First Nations children’s TV will be screened in the United States

First Nations children’s TV will be screened in the United States

A range of First Nations content from the Australian Children’s Television Foundation catalog will air in 29 US states after being acquired by First Nations Experience, an American television channel dedicated exclusively to content from Native Americans and Indigenous people of the world.

FNX, broadcast on 34 affiliated stations in 29 states with a potential audience of more than 75.5 million households, has acquired several series and licensed a number of others.

NITV series Barrumbi Kids and series 2 and 3 of preschool animation Little J & Big Cuz will air in the US for the first time, while series 1 has been re-authorised.

The issuer has also acquired Thalu, Knights of the red earth AND Ready for it – the first time either of these programs has aired in the United States.

Double trouble and series 1 and 2 of Waabiny time they were also re-fired.

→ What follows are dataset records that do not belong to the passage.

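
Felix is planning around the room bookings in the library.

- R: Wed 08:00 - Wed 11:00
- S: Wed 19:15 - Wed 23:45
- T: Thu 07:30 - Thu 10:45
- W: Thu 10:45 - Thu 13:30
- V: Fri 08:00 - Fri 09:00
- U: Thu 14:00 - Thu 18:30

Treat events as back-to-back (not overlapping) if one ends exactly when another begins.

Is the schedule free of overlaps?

Yes

Check each pair: they overlap iff neither finishes before the other starts.
Sorted by start: R, S, T, W, U, V.
S starts after R ends — done with R.
T starts after S ends — done with S.
W starts exactly when T ends (back-to-back, no overlap) — done with T.
U starts after W ends — done with W.
V starts after U ends.
Every pair is clear; the schedule has no overlaps.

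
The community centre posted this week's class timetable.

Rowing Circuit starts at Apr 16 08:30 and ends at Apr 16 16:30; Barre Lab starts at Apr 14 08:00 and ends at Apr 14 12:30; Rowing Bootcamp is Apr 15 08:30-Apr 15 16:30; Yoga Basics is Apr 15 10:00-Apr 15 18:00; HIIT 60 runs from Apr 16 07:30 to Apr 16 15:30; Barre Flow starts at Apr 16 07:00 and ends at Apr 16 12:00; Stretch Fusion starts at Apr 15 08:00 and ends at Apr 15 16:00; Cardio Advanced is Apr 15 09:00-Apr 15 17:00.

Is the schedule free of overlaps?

Two intervals overlap when each starts before the other ends.
Sorted by start: Barre Lab, Stretch Fusion, Rowing Bootcamp, Cardio Advanced, Yoga Basics, Barre Flow, HIIT 60, Rowing Circuit.
Stretch Fusion starts after Barre Lab ends, so Barre Lab has no further overlaps.
Rowing Bootcamp starts before Stretch Fusion ends → Stretch Fusion and Rowing Bootcamp overlap.
That's a conflict, so the schedule is not conflict-free.

No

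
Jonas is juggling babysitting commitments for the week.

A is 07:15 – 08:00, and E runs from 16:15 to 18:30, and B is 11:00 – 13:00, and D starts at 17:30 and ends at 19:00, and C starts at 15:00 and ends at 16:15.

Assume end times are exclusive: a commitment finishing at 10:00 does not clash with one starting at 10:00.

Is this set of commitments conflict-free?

Check each pair: they overlap iff neither finishes before the other starts.
Sorted by start: A, B, C, E, D.
B starts after A ends, so A has no further overlaps.
C starts after B ends, so B has no further overlaps.
E starts exactly when C ends (back-to-back, no overlap), so C has no further overlaps.
D starts before E ends → E and D overlap.
That's a conflict, so the schedule is not conflict-free.

No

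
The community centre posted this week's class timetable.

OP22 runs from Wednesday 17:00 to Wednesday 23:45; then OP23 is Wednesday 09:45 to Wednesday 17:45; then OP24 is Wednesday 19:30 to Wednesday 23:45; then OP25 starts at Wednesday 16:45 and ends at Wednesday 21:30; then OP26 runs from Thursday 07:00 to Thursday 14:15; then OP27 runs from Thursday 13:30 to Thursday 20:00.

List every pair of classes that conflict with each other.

Sorted by start: OP23, OP25, OP22, OP24, OP26, OP27.
OP25 starts before OP23 ends → OP23 and OP25 overlap.
OP22 starts before OP23 ends → OP23 and OP22 overlap.
OP24 starts after OP23 ends, so OP23 has no further overlaps.
OP22 starts before OP25 ends → OP25 and OP22 overlap.
OP24 starts before OP25 ends → OP25 and OP24 overlap.
OP26 starts after OP25 ends, so OP25 has no further overlaps.
OP24 starts before OP22 ends → OP22 and OP24 overlap.
OP26 starts after OP22 ends, so OP22 has no further overlaps.
OP26 starts after OP24 ends, so OP24 has no further overlaps.
OP27 starts before OP26 ends → OP26 and OP27 overlap.

OP22 & OP23, OP22 & OP24, OP22 & OP25, OP23 & OP25, OP24 & OP25, OP26 & OP27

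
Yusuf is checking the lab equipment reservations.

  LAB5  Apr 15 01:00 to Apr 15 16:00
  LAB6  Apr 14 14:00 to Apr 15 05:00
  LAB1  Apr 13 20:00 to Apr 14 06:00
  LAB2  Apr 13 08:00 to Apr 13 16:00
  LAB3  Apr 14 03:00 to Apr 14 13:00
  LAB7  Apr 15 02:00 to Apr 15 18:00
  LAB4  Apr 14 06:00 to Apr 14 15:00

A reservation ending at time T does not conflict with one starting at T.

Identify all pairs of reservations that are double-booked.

Two intervals overlap when each starts before the other ends.
Sorted by start: LAB2, LAB1, LAB3, LAB4, LAB6, LAB5, LAB7.
LAB1 starts after LAB2 ends; LAB2 is clear from here.
LAB3 starts before LAB1 ends → LAB1 and LAB3 overlap.
LAB4 starts exactly when LAB1 ends (back-to-back, no overlap); LAB1 is clear from here.
LAB4 starts before LAB3 ends → LAB3 and LAB4 overlap.
LAB6 starts after LAB3 ends; LAB3 is clear from here.
LAB6 starts before LAB4 ends → LAB4 and LAB6 overlap.
LAB5 starts after LAB4 ends; LAB4 is clear from here.
LAB5 starts before LAB6 ends → LAB6 and LAB5 overlap.
LAB7 starts before LAB6 ends → LAB6 and LAB7 overlap.
LAB7 starts before LAB5 ends → LAB5 and LAB7 overlap.

LAB1 & LAB3, LAB3 & LAB4, LAB4 & LAB6, LAB5 & LAB6, LAB5 & LAB7, LAB6 & LAB7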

Frank Blanquet (Yucatec Maya), Producer and Director of Television at FNX, said: “First Nations Experience, the world’s first Native American and Indigenous national television channel in the United States, is extremely proud to partner with Australian Children’s Television foundation. FNX aims to be a showcase and platform for all indigenous peoples to celebrate their vibrant cultures, stories, songs, music and especially our children and elders. Celebrating the pillars of our societies and empowering our future generations is critical to helping uplift our Indigenous and Native communities. The wonderful programming produced through the ACTF is perfect for both the education of our children and our general audience. We are grateful for the opportunity to bring these stories to our domestic U.S. audience and plan to continue to do so for years to come.”

ACTF Chief Executive Jenny Buckland said: “Australian First Nations screen professionals are among the most talented members of our film industry and we are proud to have such a range of high quality, engaging content that celebrates and they elevate First Nations culture in our children’s offering. We are thrilled to see these programs presented in the United States through FNX, which champions the stories of Indigenous creators and communities around the world.”